‘Loving Vincent’ gets style points for Van Gogh
It’s a novel idea and maybe even a good one: Tell the story of Vincent Van Gogh in the visual style of his paintings. And there’s no denying that “Loving Vincent” is a jawdropper on the level of craft and technique: 125 artists diligently handpainted each frame based on film material created using a combination of live actors and digital animation. The results are visually dazzling. The movie as a whole is something less.
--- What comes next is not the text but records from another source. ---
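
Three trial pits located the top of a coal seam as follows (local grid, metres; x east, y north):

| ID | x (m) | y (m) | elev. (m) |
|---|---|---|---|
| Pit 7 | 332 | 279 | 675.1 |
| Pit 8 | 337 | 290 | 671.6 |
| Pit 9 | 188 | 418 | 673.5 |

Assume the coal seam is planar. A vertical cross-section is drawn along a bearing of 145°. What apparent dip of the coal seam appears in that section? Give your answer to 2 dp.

Two edge vectors: Pit 7→Pit 8 = (5, 11, -3.5), Pit 7→Pit 9 = (-144, 139, -1.6).
Normal n = (Pit 7→Pit 8) × (Pit 7→Pit 9) = (468.9, 512, 2279).
So ∂z/∂x = −n_x/n_z = −0.20575 and ∂z/∂y = −n_y/n_z = −0.22466.
Unit vector along 145° is (sin 145°, cos 145°) = (0.5736, -0.8192).
Slope in that direction = a·(0.5736) + b·(-0.8192) = 0.06602.
Apparent dip = arctan|0.06602| = 3.78° (true dip is 16.9°, so apparent ≤ true as expected).

3.78°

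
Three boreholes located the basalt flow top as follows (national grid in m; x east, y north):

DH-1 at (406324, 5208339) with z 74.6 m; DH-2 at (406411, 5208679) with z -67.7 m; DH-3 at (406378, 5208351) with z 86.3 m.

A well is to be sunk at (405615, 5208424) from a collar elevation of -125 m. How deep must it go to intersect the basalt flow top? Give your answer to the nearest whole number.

76 m

Let the plane be z = a·x + b·y + c.
DH-2−DH-1: 87a + 340b = −142.3;  DH-3−DH-1: 54a + 12b = 11.7.
Solving gives a = 0.32834373, b = −0.50254678.
Then c = 74.6 − a·406324 − b·5208339 = 2484094.64.
At (405615, 5208424): z_contact = 133181.1 − 2617476.7 + 2484094.64 = -200.9 m.
Depth below ground = -125 − (-200.9) = 76 m.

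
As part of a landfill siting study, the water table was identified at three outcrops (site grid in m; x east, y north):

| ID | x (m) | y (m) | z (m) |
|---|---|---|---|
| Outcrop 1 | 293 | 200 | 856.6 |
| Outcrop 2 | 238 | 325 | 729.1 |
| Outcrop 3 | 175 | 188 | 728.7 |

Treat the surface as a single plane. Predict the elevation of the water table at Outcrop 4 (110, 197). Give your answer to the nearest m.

Let the plane be z = a·x + b·y + c.
Outcrop 2−Outcrop 1: −55a + 125b = −127.5;  Outcrop 3−Outcrop 1: −118a − 12b = −127.9.
Solving gives a = 1.13676, b = −0.51982.
Then c = 856.6 − a·293 − b·200 = 627.49.
At (110, 197): z = 125.0 − 102.4 + 627.49 = 650.1 m.

650 m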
The passion project of Polish-born director Dorota Kobiela, who worked in partnership with British filmmaker Hugh Welchman, “Loving Vincent” takes place in the aftermath of the artist’s death in July 1890. Armand (Douglas Booth), a wastrel dandy and son of Arles postman Joseph Roulin (Chris O’Dowd) — himself one of Van Gogh’s most celebrated subjects — is charged with bringing a newly found letter from Vincent to his brother Theo. So begins an odyssey that takes the young man to Paris and then to the village of Auvers, where he is sobered up by the discovery that Vincent’s death may not have been a suicide.
Yes, “Loving Vincent” dramatizes a controversial conspiracy theory before ultimately walking it much of the way back. The script follows the “Citizen Kane” format, with the main character interviewing one person after another about Van Gogh’s final days and each reminiscence going into a flashback rendered in the style of black-and-white charcoal drawings (and featuring Robert Gulaczyk as Vincent).
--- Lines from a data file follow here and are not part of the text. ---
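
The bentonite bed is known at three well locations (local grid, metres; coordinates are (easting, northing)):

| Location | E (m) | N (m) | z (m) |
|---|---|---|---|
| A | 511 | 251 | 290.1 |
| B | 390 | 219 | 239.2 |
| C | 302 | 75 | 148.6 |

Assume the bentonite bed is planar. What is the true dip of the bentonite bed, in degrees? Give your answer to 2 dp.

28.26°

Two edge vectors: A→B = (-121, -32, -50.9), A→C = (-209, -176, -141.5).
Normal n = (A→B) × (A→C) = (-4430.4, -6483.4, 14608).
So ∂z/∂E = −n_x/n_z = 0.30329 and ∂z/∂N = −n_y/n_z = 0.44383.
Gradient magnitude |∇z| = √(a² + b²) = √(0.09198 + 0.19698) = 0.53755.
True dip = arctan(0.53755) = 28.26°, dipping toward SW (azimuth ≈ 214°).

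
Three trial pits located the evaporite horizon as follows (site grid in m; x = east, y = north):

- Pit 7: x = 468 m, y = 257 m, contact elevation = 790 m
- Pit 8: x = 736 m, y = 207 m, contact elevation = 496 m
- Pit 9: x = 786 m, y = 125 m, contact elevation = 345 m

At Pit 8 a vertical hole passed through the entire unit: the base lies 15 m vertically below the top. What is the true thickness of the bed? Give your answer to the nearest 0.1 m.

8.0 m

Two edge vectors: Pit 7→Pit 8 = (268, -50, -294), Pit 7→Pit 9 = (318, -132, -445).
Normal n = (Pit 7→Pit 8) × (Pit 7→Pit 9) = (-16558, 25768, -19476).
So ∂z/∂x = −n_x/n_z = −0.85017 and ∂z/∂y = −n_y/n_z = 1.32306.
|∇z| = √(a²+b²) = 1.57267, so dip δ = arctan(1.57267) = 57.55°.
True thickness = vertical thickness × cos δ = 15 × cos 57.55° = 8.0 m.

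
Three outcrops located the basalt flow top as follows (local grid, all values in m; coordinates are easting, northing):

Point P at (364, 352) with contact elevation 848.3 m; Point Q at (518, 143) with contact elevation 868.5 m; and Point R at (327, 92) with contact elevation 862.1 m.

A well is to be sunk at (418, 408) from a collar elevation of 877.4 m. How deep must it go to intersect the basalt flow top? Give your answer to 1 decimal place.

29.8 m

Let the plane be z = a·easting + b·northing + c.
Point Q−Point P: 154a − 209b = 20.2;  Point R−Point P: −37a − 260b = 13.8.
Solving gives a = 0.04956, b = −0.06013.
Then c = 848.3 − a·364 − b·352 = 851.42.
At (418, 408): z_contact = 20.72 − 24.53 + 851.42 = 847.61 m.
Depth below ground = 877.4 − 847.61 = 29.8 m.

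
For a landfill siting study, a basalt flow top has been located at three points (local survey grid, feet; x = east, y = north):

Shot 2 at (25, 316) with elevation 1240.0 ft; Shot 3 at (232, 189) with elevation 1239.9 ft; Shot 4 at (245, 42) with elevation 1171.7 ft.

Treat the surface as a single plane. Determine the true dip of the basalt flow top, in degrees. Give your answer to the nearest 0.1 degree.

29.9°

Let the plane be z = a·x + b·y + c.
Shot 3−Shot 2: 207a − 127b = −0.1;  Shot 4−Shot 2: 220a − 274b = −68.3.
Solving gives a = 0.30046, b = 0.49052.
Gradient magnitude |∇z| = √(a² + b²) = √(0.09028 + 0.24061) = 0.57523.
True dip = arctan(0.57523) = 29.9°, dipping toward SSW (azimuth ≈ 211°).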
These narrators are people who in real life either sat for the artist or were inspired by his anonymous subjects. A rough-edged boatman (Aidan Turner) tells Armand about Vincent’s friendship with a group of decadent young party boys. A Dr. Mazery (Bill Thomas) provides forensic evidence pointing to homicide. Marguerite Gachet (Saoirse Ronan), the girl playing piano in the famous painting, may have been his lover or may have been his friend.
The suspicions all seem to point to Dr. Gachet (Jerome Flynn, Bronn on “Game of Thrones”), a friend and amateur artist whom “Loving Vincent” keeps offstage for much of the running time before introducing him leaning against his propped-up hand, as in the well-known artwork. The movie plays similar games throughout, invoking specific paintings through angles, subjects, lighting, and, above all, brush strokes. The handpainted images, glowing with the blues and yellows and ochres and vermilions of Van Gogh’s palette, are built up with thick impastos of pigment that seem to continuously evolve, as if the artworks themselves had come to life.
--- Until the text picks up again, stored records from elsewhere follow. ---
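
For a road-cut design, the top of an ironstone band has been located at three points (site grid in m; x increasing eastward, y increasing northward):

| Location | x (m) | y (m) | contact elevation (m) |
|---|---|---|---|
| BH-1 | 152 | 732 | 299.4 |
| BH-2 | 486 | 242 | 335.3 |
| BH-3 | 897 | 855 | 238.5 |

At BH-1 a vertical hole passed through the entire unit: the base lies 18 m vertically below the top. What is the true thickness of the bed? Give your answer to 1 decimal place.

17.8 m

Two edge vectors: BH-1→BH-2 = (334, -490, 35.9), BH-1→BH-3 = (745, 123, -60.9).
Normal n = (BH-1→BH-2) × (BH-1→BH-3) = (25425.3, 47086.1, 406132).
So ∂z/∂x = −n_x/n_z = −0.06260 and ∂z/∂y = −n_y/n_z = −0.11594.
|∇z| = √(a²+b²) = 0.13176, so dip δ = arctan(0.13176) = 7.51°.
True thickness = vertical thickness × cos δ = 18 × cos 7.51° = 17.8 m.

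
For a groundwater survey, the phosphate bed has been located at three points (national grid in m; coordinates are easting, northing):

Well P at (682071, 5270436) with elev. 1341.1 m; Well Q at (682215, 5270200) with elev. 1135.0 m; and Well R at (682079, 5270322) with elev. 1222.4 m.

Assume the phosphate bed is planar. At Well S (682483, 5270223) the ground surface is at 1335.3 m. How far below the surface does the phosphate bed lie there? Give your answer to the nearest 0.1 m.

92.5 m

Let the plane be z = a·easting + b·northing + c.
Well Q−Well P: 144a − 236b = −206.1;  Well R−Well P: 8a − 114b = −118.7.
Solving gives a = 0.310971916, b = 1.063050661.
Then c = 1341.1 − a·682071 − b·5270436 = −5813504.30.
At (682483, 5270223): z_contact = 212233.05 + 5602514.04 − 5813504.30 = 1242.79 m.
Depth below ground = 1335.3 − 1242.79 = 92.5 m.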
The effect is magical at first, especially when you consider the immense amount of planning and effort that have gone into the making of “Loving Vincent.” By midpoint, though, the visuals have started to overwhelm a wandering screenplay and banal dialogue, and by the final scenes you may feel like you’re overdosing on a cake that’s all frosting.
Ultimately, the filmmakers have little idea what to do with the idea of artistic genius — and with this genius in particular — other than to literalize and sentimentalize them both. A soggy end-credit performance of Don MacLean’s “Starry, Starry Night,” sung by the fine British R&B artist Lianne La Havas, only confirms the sense that “Loving Vincent” has turned into a meticulous and mesmerizing work of kitsch.
Directed by Dorota Kobiela and Hugh Welchman. Written by Kobiela, Welchman, and Jacek Dehnel. Featuring the voices of Douglas Booth, Saoirse Ronan, Chris O’Dowd. At Kendall Square. 95 minutes. PG-13 (mature thematic elements, some violence, sexual material, and smoking).